Sunday, 3 April 2016
ENO at the Oliviers: winners not present
Congratulations to the English National Opera Chorus and Orchestra for winning the Outstanding Achievement in Opera at the Olivier Awards. I'm sure stupendous Tamara Wilson, Leonora in the company's Force of Destiny, and the evergreen Felicity Palmer, the Countess in last season's Queen of Spades, also nominated, will have been cheering them on.
Yet it's baffling that no-one from either chorus or orchestra was present to claim the award, not having been invited. At the very least the spirited co-leader, Janice Graham, should have been there. Isn't this a very symbol of the gulf between the CEO and Board on the one hand and the 'creatives' who have always delivered through thick and thin on the other?
I understand Martin Fitzpatrick of the Music Staff made a perfectly fine speech about treasuring what they have, presumably ironic when you bear in mind that the majority of the administration who attended have been doing their best to dismantle what makes this company great. It's still not too late to make the right kind of changes. Mark Wigglesworth remains to show the ENO in all its glory in the Jenůfa this season and two more productions in the next. As I predicted last month, the artists will all put up a fight to keep him.
Proud of my colleagues on The Arts Desk, chiefly theatre critic Marianka Swain, for tweeting so trenchantly throughout the event and declaring TAD's allegiance to the ENO cause. And there really is only one (cause): to survive and change, but not at the cost of becoming a part-time company.

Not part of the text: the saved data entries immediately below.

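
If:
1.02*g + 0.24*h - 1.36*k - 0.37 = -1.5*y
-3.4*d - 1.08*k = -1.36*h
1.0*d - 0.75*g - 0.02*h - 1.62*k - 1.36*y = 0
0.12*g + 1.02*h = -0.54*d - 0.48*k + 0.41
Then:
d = 0.0847955322409354*y + 0.136845635432744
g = 0.244724823296686 - 1.58436391894552*y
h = 0.167730915475166*y + 0.316123669255935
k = -0.0557321894194018*y - 0.032728676188203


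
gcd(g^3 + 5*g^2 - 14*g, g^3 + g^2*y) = g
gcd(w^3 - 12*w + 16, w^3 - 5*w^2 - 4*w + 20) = w - 2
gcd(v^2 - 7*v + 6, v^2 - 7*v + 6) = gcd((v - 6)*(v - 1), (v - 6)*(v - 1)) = v^2 - 7*v + 6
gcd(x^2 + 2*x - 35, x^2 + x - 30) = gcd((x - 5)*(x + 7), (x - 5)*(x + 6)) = x - 5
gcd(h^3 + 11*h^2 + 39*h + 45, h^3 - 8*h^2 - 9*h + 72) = h + 3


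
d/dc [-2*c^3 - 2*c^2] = 2*c*(-3*c - 2)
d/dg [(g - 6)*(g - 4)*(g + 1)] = 3*g^2 - 18*g + 14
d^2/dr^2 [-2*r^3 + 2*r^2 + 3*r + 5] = 4 - 12*r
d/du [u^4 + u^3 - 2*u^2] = u*(4*u^2 + 3*u - 4)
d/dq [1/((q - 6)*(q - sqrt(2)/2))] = 2*((6 - q)*(2*q - sqrt(2))^2 + 2*(-2*q + sqrt(2))*(q - 6)^2)/((q - 6)^3*(2*q - sqrt(2))^3)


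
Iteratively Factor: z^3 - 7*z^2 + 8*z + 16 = (z - 4)*(z^2 - 3*z - 4) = (z - 4)^2*(z + 1)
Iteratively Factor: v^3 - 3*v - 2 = (v + 1)*(v^2 - v - 2) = (v + 1)^2*(v - 2)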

STOP PRESS (4/4): Our Tamara - as I think I can say after two hours in her grounded, funny company when she visited the opera class at the Frontline Club - has just won the prestigious Richard Tucker Prize for 2016, following in rather distinguished footsteps (Renée Fleming, Lawrence Brownlee, Stephanie Blythe, David Daniels, Angela Meade, Joyce DiDonato, Michael Fabiano and Jamie Barton). ENO casting has been criticised for over-use of American singers, and it does need to get back to promoting a UK ensemble, but I've NEVER heard Verdi singing like hers at the Coli (and Marjorie Owens's Norma was a good call, too). She'll be back here in July, but doing what I can't as yet say*. Photo above by Aaron Gang.
*Update (1/5) - I can now: the soprano part in Tippett's A Child of Our Time and testing out a bit of Brünnhilde in the final scene of Die Walküre Act 3 with James Cresswell as Wotan: my doing, says Mark Wigglesworth, who's conducting the Prom in question.